The YouGov survey of 1,143 workers also explored attitudes to cycling and what’s putting commuters off jumping on their bike for the journey to work. Here are the top 5 reasons given for not cycling to work:
- Live too far away to cycle (42%)
- Worried about having an accident (26%)
- Not confident enough cyclist (25%)
- Weather conditions (20%)
- Too many items to carry (19%)
39% of Londoners were concerned about having an accident while on their bike. Londoners also lacked confidence in their cycling abilities more than any other region, with 35% citing this as a deterrent to cycling to work compared to the national average of 25%. Women were more than twice as likely to lack this confidence here than men, at 34% and 15% respectively. Distance to work was the top reason for not cycling to work, with 42% claiming they live too far away to cycle to work.
Cycling rates were lowest among the 18 to 24 year old age group, with just 2% of this group currently cycling to work. Men are more than twice as likely as women to cycle to work, at 13% and 5% respectively. Cycling to work has many benefits on both the pocket and the body. Of those surveyed who do cycle to work, 83% stated that cycling helps them to improve their health and fitness and 61% claim it reduces their transport costs.
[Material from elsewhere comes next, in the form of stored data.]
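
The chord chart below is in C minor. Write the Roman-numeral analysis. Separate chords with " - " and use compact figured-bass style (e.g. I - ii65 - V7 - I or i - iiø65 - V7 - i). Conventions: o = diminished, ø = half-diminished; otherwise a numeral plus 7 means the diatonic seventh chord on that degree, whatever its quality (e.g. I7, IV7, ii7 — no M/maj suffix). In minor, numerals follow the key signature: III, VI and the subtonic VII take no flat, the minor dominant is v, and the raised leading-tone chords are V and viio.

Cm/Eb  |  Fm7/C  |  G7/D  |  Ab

i6 - iv43 - V43 - VI

Cm/Eb has root C, degree 1 in C minor, so i6.
Fm7/C: root F is the subdominant; minor seventh chord there is iv43.
G7/D: root G is the dominant; dominant seventh chord there is V43.
Ab: root Ab is the submediant; major triad there is VI.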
Matthew Lawson, Chief Marketing Officer, at Ribble Cycles said: “It seems Britain is getting left behind when it comes to the cycling revolution. While residents of European capitals, such as Amsterdam and Copenhagen, have fully embraced travelling on two wheels, the traffic levels in our own capital put Londoners off cycling to work for fear of having an accident.”
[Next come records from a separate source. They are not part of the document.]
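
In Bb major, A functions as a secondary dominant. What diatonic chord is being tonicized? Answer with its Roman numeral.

iii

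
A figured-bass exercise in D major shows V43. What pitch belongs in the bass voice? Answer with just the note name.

E

V in D major has root A; the chord is A-C#-E-G.
The figure 43 means second inversion — the fifth is in the bass.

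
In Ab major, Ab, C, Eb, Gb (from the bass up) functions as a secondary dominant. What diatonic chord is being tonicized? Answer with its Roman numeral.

IV

The chord is a dominant seventh chord on Ab.
A dominant resolves down a perfect fifth: Ab → Db. In Ab major, Db is scale degree 4, i.e. IV.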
Matthew added: “There are many schemes out there aimed at helping people build their cycling confidence, and with the introduction of more cycling lanes and cycling superhighways within our key cities, hopefully this will make cycling a more accessible commuter option, helping to dramatically reduce city pollution and congestion.”
The Ribble brand was established in 1897 and acquired by the current owners, the Dove family, in 1980. In the past the brand has been supported by ambassadors of the cycling world and sponsored Chris Boardman to race a Ribbles bike between 1991 – 1992 including those taking place at the 1992 Barcelona Olympics, at which he won a gold medal.